Capricorn : I keep thinking about Shakespeare lines which disclaim the approach of evil omens. While there are no evil omens this week, planets which are important to you are in a temporary state of confusion. The good news is that this shouldn’t be causing strife in your own personal universe. The only problem is that’s the theory, and the practical application of said theory has proven to be a little more difficult. The way I see it, you are still dealing with the rest of us, and we are having a tough time with it all. There’s a side effect from the planet’s behavior, and while I suggest that it doesn’t have any direct effect on Capricorn, because it is all so intimately associated with your major influences, it’s going to have an adverse side effect. As long as you are ready for this, as long as you are prepared for a cranky fishing partner, and as long as you realize that it’s not Capricorn, but the other 11 signs, you might feel better. Know any good lines from Shakespeare that I haven’t employed yet? Ominous sounding lines? Send me an E-mail with the lines and attribution, and you might win a free (abbreviated) “FGS Planet Profile” custom made, just for you and delivered via E-mail.

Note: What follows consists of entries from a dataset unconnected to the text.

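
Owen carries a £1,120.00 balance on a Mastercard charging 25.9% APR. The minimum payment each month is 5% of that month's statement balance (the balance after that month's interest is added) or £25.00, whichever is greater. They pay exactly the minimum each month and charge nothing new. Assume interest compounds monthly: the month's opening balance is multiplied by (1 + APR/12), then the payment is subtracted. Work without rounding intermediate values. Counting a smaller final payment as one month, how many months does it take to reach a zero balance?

Monthly rate r = 25.9%/12 = 2.15833% = 0.0215833.
While 5% of the post-interest balance exceeds £25.00, each month B ← (B·(1+r))·(1 − 0.05), i.e. B shrinks by the factor (1+r)·0.95 = 0.9705.
This holds for months 1–28. Entering month 29 the balance is £484.33; 5% of the post-interest balance is now below £25.00, so the flat £25.00 minimum applies from here.
From month 29 a fixed £25.00 at rate r clears £484.33 in 26 more payments. Total: 28 + 26 = 54 months.

54 months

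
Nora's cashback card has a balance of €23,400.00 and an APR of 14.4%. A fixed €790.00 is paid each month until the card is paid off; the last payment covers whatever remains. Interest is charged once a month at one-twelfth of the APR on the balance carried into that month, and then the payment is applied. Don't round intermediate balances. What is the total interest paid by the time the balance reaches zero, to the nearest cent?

Monthly rate r = 14.4%/12 = 1.2% = 0.012.
Payoff takes n = ⌈−ln(1 − rB₀/P)/ln(1+r)⌉ = ⌈36.818⌉ = 37 payments; the last is €647.31.
Total paid = 36·€790.00 + €647.31 = €29,087.31.
Total interest = total paid − principal = €29,087.31 − €23,400.00 = €5,687.31.

€5,687.31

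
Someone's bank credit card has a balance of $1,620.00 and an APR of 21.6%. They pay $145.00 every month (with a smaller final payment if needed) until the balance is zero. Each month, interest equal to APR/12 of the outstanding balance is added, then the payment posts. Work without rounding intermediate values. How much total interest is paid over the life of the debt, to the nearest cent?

Monthly rate r = 21.6%/12 = 1.8% = 0.018.
Payoff takes n = ⌈−ln(1 − rB₀/P)/ln(1+r)⌉ = ⌈12.585⌉ = 13 payments; the last is $85.21.
Total paid = 12·$145.00 + $85.21 = $1,825.21.
Total interest = total paid − principal = $1,825.21 − $1,620.00 = $205.21.

$205.21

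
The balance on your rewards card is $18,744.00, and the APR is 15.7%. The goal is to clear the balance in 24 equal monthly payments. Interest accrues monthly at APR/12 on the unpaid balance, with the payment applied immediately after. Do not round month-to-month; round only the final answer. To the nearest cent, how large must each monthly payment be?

$915.08

Monthly rate r = 15.7%/12 = 1.30833% = 0.0130833.
Level-payment amortization: P = B₀·r / (1 − (1+r)^(−n)) = 18744.00·0.0130833 / (1 − 1.01308^(−24)).
Denominator 1 − (1+r)^(−24) = 0.26799187.
P = 245.234 / 0.26799187 ≈ 915.08.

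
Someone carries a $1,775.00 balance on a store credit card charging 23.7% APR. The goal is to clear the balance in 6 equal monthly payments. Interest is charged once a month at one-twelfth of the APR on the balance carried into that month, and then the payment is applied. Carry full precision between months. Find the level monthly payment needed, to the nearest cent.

Monthly rate r = 23.7%/12 = 1.975% = 0.01975.
Level-payment amortization: P = B₀·r / (1 − (1+r)^(−n)) = 1775.00·0.01975 / (1 − 1.01975^(−6)).
Denominator 1 − (1+r)^(−6) = 0.110721657.
P = 35.0562 / 0.110721657 ≈ 316.62.

$316.62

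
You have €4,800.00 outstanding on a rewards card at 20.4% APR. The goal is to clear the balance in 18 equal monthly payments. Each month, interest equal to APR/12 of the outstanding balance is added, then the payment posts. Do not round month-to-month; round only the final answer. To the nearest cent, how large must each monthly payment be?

€311.79

Monthly rate r = 20.4%/12 = 1.7% = 0.017.
Level-payment amortization: P = B₀·r / (1 − (1+r)^(−n)) = 4800.00·0.017 / (1 − 1.017^(−18)).
Denominator 1 − (1+r)^(−18) = 0.261717036.
P = 81.6 / 0.261717036 ≈ 311.79.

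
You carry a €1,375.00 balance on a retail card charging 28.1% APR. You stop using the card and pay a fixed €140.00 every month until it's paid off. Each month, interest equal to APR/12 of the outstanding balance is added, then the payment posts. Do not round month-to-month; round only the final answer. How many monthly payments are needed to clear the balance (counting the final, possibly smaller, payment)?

Monthly rate r = 28.1%/12 = 2.34167% = 0.0234167.
Recurrence: B ← B·(1+r) − €140.00.
Month 1: interest €32.20; balance after payment €1,267.20.
Month 2: interest €29.67; balance after payment €1,156.87.
Closed form: n = −ln(1 − rB₀/P)/ln(1+r) = −ln(0.77001)/ln(1.02342) ≈ 11.291, so the balance reaches zero during payment 12.

12 months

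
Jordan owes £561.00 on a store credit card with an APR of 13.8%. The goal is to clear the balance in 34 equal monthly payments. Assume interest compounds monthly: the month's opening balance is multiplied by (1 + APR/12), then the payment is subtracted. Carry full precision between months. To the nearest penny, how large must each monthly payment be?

Monthly rate r = 13.8%/12 = 1.15% = 0.0115.
Level-payment amortization: P = B₀·r / (1 − (1+r)^(−n)) = 561.00·0.0115 / (1 − 1.0115^(−34)).
Denominator 1 − (1+r)^(−34) = 0.322109046.
P = 6.4515 / 0.322109046 ≈ 20.03.

£20.03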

Aquarius : Write this date down! You’re going to want to remember this week for future posterity. I was hoping that you would want to remember this week for future prosperity, but alas, I cannot promise that. Big planets are doing little things to you, and little planets are doing big things. A taut angle between Jupiter, Mars and Neptune has an adverse side effect on you this week; however, being the good Aquarius that you are, you will not let this render you into a state of complete obfuscation. The deal is this: continue on this week “as if”. Continue on as if you knew what you were doing, pretend like everything is okay, and as the planetary pressure eases up, as Saturn excites Uranus just a little bit more, this make believe Aquarius state will start to make more sense. It will become more real, is nice way to say it. “As if” works pretty good for you.

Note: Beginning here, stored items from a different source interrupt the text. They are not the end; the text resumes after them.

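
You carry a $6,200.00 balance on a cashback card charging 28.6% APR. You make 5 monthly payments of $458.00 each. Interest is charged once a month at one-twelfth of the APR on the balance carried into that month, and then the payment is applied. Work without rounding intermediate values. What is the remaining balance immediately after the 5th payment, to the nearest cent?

$4,573.11

Monthly rate r = 28.6%/12 = 2.38333% = 0.0238333.
Each month: B ← B·(1+r) − $458.00.
Month 1: interest $147.77; balance after payment $5,889.77.
Month 2: interest $140.37; balance after payment $5,572.14.
Month 3: interest $132.80; balance after payment $5,246.94.
Month 4: interest $125.05; balance after payment $4,913.99.
Month 5: interest $117.12; balance after payment $4,573.11.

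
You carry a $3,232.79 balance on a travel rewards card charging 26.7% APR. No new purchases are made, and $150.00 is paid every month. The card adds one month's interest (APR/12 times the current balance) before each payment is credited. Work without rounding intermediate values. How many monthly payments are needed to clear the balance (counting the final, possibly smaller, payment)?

Monthly rate r = 26.7%/12 = 2.225% = 0.02225.
Recurrence: B ← B·(1+r) − $150.00.
Month 1: interest $71.93; balance after payment $3,154.72.
Month 2: interest $70.19; balance after payment $3,074.91.
Closed form: n = −ln(1 − rB₀/P)/ln(1+r) = −ln(0.52047)/ln(1.02225) ≈ 29.675, so the balance reaches zero during payment 30.

30 payments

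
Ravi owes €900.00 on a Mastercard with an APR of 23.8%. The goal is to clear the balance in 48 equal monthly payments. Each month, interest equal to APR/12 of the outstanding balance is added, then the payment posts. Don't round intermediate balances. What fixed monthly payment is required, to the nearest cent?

€29.24

Monthly rate r = 23.8%/12 = 1.98333% = 0.0198333.
Level-payment amortization: P = B₀·r / (1 − (1+r)^(−n)) = 900.00·0.0198333 / (1 − 1.01983^(−48)).
Denominator 1 − (1+r)^(−48) = 0.610418554.
P = 17.85 / 0.610418554 ≈ 29.24.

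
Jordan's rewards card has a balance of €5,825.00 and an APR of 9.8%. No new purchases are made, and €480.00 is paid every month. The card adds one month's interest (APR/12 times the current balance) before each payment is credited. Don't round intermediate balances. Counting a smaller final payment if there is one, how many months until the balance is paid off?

Monthly rate r = 9.8%/12 = 0.816667% = 0.00816667.
Recurrence: B ← B·(1+r) − €480.00.
Month 1: interest €47.57; balance after payment €5,392.57.
Month 2: interest €44.04; balance after payment €4,956.61.
Closed form: n = −ln(1 − rB₀/P)/ln(1+r) = −ln(0.90089)/ln(1.00817) ≈ 12.832, so the balance reaches zero during payment 13.

13 months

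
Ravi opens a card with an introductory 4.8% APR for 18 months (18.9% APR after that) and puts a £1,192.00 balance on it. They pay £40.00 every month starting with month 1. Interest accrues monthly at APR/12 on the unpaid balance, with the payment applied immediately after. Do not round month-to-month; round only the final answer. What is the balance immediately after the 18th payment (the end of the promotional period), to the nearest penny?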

Pisces : There’s a growing sense of excitement with the subtle shift in the moon this week. Perhaps “growing sense” is the wrong metaphor, because there’s a nasty little showdown early in the week between Mars and Jupiter, too. And I know how you feel about Jupiter. Despite the sudden shift in events which leave you feeling a little under siege, you will begin to notice the more sublime energy which is more positive as the week unfolds. By the time the weekend gets here, it won’t matter what kind of bait you use, you will be able to attract just about anything with any bait. In fact, you get one of those lucky windows when you don’t even need to put bait on your hook, the target just snaps up whatever you have to offer. Of course, early in the week, you might still feel like you are missing an opportunity.